特に2段階目の『仕事』の段階が20年延びることによって大切になってくるのは、目に見えない「無形資産」の形成です。無形資産には様々なものが含まれますが、その中の重要なものに「変身資産」があります。
変身資産とは「人生の途中で変化と新しいステージへの移行を成功させる意志と能力」のこと。テクノロジーや受けた教育の陳腐化をより多く経験する100年ライフに不可欠な要素です。
そして変身資産を築くカギとして注目されているのが「るつぼ」の経験です。
若いころの苦労は買ってでもせよ!? 無形資産のカギとなる「るつぼ」の経験
リーダーシップ論の研究者ウォーレン・ベニス※2らによると、大勢のリーダーに人生を振り返ってもらったところ、共通した要素として「まったく異なる価値観に触れて、自らの価値観を問い直した経験」、つまり「るつぼ」の経験があったと言います。
そしてこの経験には「違い」に対して単に本などを通して知るだけでなく、実際に人々と顔を合わせて理屈抜きの感情レベルの交流が必要です。
6年前に交換留学生としてカナダで過ごした娘の話を少しさせてください。
娘のカナダ生活は100%順風満帆とは言えませんでした。
コミュニケーションをめぐる最初のホストファミリーとの葛藤と別れ、クラスメイトの1人からのマイクロアグレッション(悪気のない些細な人種差別的な発言)など、大きく感情を揺さぶるようなチャレンジを多く経験しました。
どれも日本にいれば一生経験しなかった事かも知れません。それでも彼女は留学したことを1ミリも後悔することはないと感じています。それどころか人生の大きな糧であると。
同じ様な発言は、1年留学する予定だったのに、結局コロナ禍による入国制限によって1週間そこらで帰国せざるを得なかった留学生たちからも多く聞きました。

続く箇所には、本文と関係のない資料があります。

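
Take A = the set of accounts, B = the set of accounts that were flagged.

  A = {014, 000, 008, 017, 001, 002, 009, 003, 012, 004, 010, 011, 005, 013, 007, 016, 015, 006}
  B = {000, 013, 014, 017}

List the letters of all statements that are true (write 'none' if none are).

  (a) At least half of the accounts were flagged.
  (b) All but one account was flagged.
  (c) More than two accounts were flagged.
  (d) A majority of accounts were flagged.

(c)

|A| = 18, |A ∩ B| = 4, |A ∖ B| = 14.
(a) |A ∩ B| ≥ |A ∖ B|: fails.
(b) |A ∖ B| = 1: fails.
(c) |A ∩ B| > 2: holds.
(d) |A ∩ B| > |A ∖ B|: fails.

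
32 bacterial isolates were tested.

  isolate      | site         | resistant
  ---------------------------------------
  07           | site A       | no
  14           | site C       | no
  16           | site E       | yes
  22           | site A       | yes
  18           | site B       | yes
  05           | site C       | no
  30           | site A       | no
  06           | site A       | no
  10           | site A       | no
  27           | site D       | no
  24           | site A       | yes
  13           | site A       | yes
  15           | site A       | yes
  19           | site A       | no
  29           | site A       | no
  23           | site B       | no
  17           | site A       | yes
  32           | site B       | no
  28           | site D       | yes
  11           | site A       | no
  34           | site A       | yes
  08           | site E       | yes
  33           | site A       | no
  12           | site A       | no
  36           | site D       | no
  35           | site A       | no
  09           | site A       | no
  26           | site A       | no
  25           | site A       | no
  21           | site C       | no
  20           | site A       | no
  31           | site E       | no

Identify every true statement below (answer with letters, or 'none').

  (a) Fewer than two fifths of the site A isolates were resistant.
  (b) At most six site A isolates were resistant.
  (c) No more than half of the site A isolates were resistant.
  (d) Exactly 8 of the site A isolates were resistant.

(a), (b), (c)

|A| = 20, |A ∩ B| = 6, |A ∖ B| = 14.
(a) |A ∩ B| / |A| < 2/5: holds.
(b) |A ∩ B| ≤ 6: holds.
(c) |A ∩ B| ≤ |A ∖ B|: holds.
(d) |A ∩ B| = 8: fails.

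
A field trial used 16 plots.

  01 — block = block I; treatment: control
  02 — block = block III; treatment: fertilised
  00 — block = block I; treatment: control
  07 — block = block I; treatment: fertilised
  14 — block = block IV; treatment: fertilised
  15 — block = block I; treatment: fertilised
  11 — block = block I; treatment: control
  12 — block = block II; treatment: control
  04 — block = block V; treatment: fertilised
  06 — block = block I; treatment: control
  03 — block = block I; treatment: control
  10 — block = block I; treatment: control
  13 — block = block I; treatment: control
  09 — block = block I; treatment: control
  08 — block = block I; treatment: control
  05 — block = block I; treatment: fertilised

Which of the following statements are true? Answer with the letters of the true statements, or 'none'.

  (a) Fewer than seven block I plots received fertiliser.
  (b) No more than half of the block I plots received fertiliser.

(a), (b)

|A| = 12, |A ∩ B| = 3, |A ∖ B| = 9.
(a) |A ∩ B| < 7: holds.
(b) |A ∩ B| ≤ |A ∖ B|: holds.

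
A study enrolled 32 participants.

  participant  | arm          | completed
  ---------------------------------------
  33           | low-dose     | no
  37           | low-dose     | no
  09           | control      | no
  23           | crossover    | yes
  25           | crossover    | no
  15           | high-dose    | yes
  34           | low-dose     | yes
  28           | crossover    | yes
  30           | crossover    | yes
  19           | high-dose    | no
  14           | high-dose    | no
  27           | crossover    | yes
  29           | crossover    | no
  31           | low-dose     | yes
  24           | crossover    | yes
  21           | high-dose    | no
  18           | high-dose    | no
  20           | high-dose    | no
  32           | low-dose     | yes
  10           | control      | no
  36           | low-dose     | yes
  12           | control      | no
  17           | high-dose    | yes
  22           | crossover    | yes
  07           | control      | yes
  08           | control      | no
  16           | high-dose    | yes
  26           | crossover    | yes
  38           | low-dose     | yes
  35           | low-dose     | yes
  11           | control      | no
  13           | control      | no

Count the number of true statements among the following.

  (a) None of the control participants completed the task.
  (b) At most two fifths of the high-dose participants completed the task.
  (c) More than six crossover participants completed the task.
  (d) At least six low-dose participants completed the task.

(a) control: |A| = 7, |A ∩ B| = 1; needs A ∩ B = ∅ (|A ∩ B| = 0) — false.
(b) high-dose: |A| = 8, |A ∩ B| = 3; needs |A ∩ B| / |A| ≤ 2/5 — true.
(c) crossover: |A| = 9, |A ∩ B| = 7; needs |A ∩ B| > 6 — true.
(d) low-dose: |A| = 8, |A ∩ B| = 6; needs |A ∩ B| ≥ 6 — true.

3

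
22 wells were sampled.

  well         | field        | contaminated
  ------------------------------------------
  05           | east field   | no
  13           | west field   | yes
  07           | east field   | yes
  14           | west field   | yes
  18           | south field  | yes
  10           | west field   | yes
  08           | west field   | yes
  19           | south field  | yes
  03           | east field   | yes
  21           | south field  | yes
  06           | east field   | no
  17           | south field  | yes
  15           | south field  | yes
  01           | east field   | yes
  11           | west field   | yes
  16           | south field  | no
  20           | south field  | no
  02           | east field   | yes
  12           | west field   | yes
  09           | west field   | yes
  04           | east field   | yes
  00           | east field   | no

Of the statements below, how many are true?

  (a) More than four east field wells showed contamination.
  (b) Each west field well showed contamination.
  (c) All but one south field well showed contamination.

(a) east field: |A| = 8, |A ∩ B| = 5; needs |A ∩ B| > 4 — true.
(b) west field: |A| = 7, |A ∩ B| = 7; needs A ⊆ B, i.e. every element of A is in B (|A ∖ B| = 0) — true.
(c) south field: |A| = 7, |A ∩ B| = 5; needs |A ∖ B| = 1 — false.

2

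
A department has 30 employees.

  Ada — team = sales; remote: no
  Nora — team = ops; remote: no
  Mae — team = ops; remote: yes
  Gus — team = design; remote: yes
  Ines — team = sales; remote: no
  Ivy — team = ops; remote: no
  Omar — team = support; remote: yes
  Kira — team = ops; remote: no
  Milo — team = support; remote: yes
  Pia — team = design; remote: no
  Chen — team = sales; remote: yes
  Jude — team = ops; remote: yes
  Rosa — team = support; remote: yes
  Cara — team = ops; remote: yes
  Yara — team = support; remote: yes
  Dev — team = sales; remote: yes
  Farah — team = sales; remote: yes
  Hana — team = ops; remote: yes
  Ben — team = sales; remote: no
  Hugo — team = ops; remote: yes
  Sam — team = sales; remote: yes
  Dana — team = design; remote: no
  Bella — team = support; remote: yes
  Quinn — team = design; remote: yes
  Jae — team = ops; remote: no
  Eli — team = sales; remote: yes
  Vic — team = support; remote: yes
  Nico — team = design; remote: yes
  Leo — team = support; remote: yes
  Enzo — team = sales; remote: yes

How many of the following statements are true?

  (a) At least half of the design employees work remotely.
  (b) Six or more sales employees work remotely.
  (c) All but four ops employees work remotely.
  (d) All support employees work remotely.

4

(a) design: |A| = 5, |A ∩ B| = 3; needs |A ∩ B| ≥ |A ∖ B| — true.
(b) sales: |A| = 9, |A ∩ B| = 6; needs |A ∩ B| ≥ 6 — true.
(c) ops: |A| = 9, |A ∩ B| = 5; needs |A ∖ B| = 4 — true.
(d) support: |A| = 7, |A ∩ B| = 7; needs A ⊆ B, i.e. every element of A is in B (|A ∖ B| = 0) — true.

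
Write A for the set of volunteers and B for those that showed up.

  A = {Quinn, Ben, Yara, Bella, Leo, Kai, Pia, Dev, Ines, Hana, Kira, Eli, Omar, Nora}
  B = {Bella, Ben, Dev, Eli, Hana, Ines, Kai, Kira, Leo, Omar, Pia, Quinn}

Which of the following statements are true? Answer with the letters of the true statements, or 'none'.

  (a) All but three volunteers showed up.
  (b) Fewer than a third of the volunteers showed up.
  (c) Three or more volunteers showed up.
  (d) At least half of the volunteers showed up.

|A| = 14, |A ∩ B| = 12, |A ∖ B| = 2.
(a) |A ∖ B| = 3: fails.
(b) |A ∩ B| / |A| < 1/3: fails.
(c) |A ∩ B| ≥ 3: holds.
(d) |A ∩ B| ≥ |A ∖ B|: holds.

(c), (d)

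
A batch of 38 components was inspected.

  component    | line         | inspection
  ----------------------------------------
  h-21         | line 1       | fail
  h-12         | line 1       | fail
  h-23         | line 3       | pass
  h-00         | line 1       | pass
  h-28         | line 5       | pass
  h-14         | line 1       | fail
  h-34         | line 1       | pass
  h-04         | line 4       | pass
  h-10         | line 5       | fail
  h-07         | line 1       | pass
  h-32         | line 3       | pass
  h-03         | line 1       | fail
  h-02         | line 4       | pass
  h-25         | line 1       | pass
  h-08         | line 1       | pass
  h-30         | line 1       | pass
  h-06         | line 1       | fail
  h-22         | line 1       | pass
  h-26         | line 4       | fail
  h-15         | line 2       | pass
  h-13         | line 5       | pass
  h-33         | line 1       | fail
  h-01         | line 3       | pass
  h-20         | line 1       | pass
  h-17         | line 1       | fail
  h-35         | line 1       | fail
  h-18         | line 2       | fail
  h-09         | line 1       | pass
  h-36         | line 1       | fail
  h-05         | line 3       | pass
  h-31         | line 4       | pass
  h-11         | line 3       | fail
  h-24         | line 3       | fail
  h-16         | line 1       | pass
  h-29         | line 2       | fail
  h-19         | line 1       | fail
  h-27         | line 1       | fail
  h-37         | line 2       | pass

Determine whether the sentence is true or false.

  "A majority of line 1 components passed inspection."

False

The determiner here denotes the relation: |A ∩ B| > |A ∖ B|.
|A| = 21, |A ∩ B| = 10, |A ∖ B| = 11.
10 < 11, so the statement is false.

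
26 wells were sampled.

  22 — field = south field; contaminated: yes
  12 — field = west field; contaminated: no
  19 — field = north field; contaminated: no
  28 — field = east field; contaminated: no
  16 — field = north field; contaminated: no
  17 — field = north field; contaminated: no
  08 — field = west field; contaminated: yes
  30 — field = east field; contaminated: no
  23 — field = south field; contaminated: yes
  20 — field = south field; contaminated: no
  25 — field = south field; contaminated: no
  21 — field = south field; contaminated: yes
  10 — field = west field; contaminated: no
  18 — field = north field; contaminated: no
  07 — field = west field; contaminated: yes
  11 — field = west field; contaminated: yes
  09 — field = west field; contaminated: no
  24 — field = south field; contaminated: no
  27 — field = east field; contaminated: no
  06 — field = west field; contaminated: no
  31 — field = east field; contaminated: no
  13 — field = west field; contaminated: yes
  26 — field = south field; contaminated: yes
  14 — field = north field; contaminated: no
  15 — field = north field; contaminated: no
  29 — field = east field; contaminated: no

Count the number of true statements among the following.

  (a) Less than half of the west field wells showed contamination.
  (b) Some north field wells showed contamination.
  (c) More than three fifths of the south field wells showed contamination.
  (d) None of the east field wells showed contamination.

(a) west field: |A| = 8, |A ∩ B| = 4; needs |A ∩ B| < |A ∖ B| — false.
(b) north field: |A| = 6, |A ∩ B| = 0; needs A ∩ B ≠ ∅ (|A ∩ B| ≥ 1) — false.
(c) south field: |A| = 7, |A ∩ B| = 4; needs |A ∩ B| / |A| > 3/5 — false.
(d) east field: |A| = 5, |A ∩ B| = 0; needs A ∩ B = ∅ (|A ∩ B| = 0) — true.

1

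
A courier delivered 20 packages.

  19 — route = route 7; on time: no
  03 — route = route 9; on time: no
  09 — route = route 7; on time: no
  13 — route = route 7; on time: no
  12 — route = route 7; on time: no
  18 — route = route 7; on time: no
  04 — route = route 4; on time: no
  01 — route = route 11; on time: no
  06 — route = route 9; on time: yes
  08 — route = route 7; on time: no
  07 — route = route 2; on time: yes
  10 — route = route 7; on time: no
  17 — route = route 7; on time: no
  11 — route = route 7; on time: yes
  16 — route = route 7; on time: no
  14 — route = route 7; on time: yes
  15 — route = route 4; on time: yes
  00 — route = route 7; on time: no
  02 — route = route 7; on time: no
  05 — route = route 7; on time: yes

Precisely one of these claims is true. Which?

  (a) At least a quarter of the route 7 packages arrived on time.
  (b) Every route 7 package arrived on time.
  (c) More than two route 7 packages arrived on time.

|A| = 14, |A ∩ B| = 3, |A ∖ B| = 11.
(a) requires |A ∩ B| / |A| ≥ 1/4: false.
(b) requires A ⊆ B, i.e. every element of A is in B (|A ∖ B| = 0): false.
(c) requires |A ∩ B| > 2: true.

(c)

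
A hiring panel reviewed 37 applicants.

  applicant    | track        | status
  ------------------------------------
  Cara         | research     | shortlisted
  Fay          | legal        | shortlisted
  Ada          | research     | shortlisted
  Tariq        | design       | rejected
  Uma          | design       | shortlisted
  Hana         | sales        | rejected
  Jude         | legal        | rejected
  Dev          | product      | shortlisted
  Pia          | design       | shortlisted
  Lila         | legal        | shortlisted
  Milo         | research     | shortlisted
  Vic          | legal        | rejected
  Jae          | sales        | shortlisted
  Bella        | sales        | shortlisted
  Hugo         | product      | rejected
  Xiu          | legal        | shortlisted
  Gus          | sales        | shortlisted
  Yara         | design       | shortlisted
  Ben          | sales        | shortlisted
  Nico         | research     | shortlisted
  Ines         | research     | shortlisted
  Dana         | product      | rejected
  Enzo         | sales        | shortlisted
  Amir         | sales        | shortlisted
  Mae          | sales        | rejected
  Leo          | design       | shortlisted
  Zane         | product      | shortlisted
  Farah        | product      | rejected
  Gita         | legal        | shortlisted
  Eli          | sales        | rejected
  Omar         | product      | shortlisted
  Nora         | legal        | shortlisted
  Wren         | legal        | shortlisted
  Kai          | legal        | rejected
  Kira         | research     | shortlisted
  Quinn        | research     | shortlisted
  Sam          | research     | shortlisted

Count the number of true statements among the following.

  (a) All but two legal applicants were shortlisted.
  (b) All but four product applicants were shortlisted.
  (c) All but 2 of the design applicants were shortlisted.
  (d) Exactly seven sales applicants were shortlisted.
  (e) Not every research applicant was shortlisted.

0

(a) legal: |A| = 9, |A ∩ B| = 6; needs |A ∖ B| = 2 — false.
(b) product: |A| = 6, |A ∩ B| = 3; needs |A ∖ B| = 4 — false.
(c) design: |A| = 5, |A ∩ B| = 4; needs |A ∖ B| = 2 — false.
(d) sales: |A| = 9, |A ∩ B| = 6; needs |A ∩ B| = 7 — false.
(e) research: |A| = 8, |A ∩ B| = 8; needs A ⊄ B (|A ∖ B| ≥ 1) — false.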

こういった「違い」や偶然から来る逆境を乗り越える「るつぼ」の経験を若いころに経験した彼らが今後どの様な「無形資産」を蓄積していくのかを見るのが楽しみです。
CQから見た「変身資産」の形成
私たちCQラボでは、CQ(文化的知性)を活かして、私たち一人ひとりがより良い生き方ができる社会を目指しています。世界で長寿化の最先端を走る日本では、「良い生き方」の過去のロールモデルが役に立たない時代に入り、「変身資産」の形成がますます重要になっています。
人生100年時代へのCQのアプローチは、
新しい時代に向かって変化していくための強い動機を持ち(CQドライブ)
自分や自分の国の文化や社会について強みや課題を正しく認識し(CQナレッジ)
それらを活かして効果的な戦略を立てて実行すること(CQストラテジーとアクション)
CQ戦略を立てる上で重要なポイントとして、「変身資産」の形成を妨げる日本社会の文化的な特色を理解することです。例えば、
起業や機会を認知するスキルが低くリスクを避けがちなこと、
同調圧力などに代表される目に見えにくいコミュニケーションの障壁、
違いを怖れ同化により達成を遂げようとする傾向などです。
(これらはすべてCQナレッジの一部であるホフステードの6次元モデルを使って理解することが出来ます)
特色・違いは良い悪いでなく、違うだけ
皆が自文化の特徴を正しく認識して、自分なりの形で「変身資産」を築き、幸せな人生100年時代を築ける社会になる様にお手伝いできることを私たちは心から願っています。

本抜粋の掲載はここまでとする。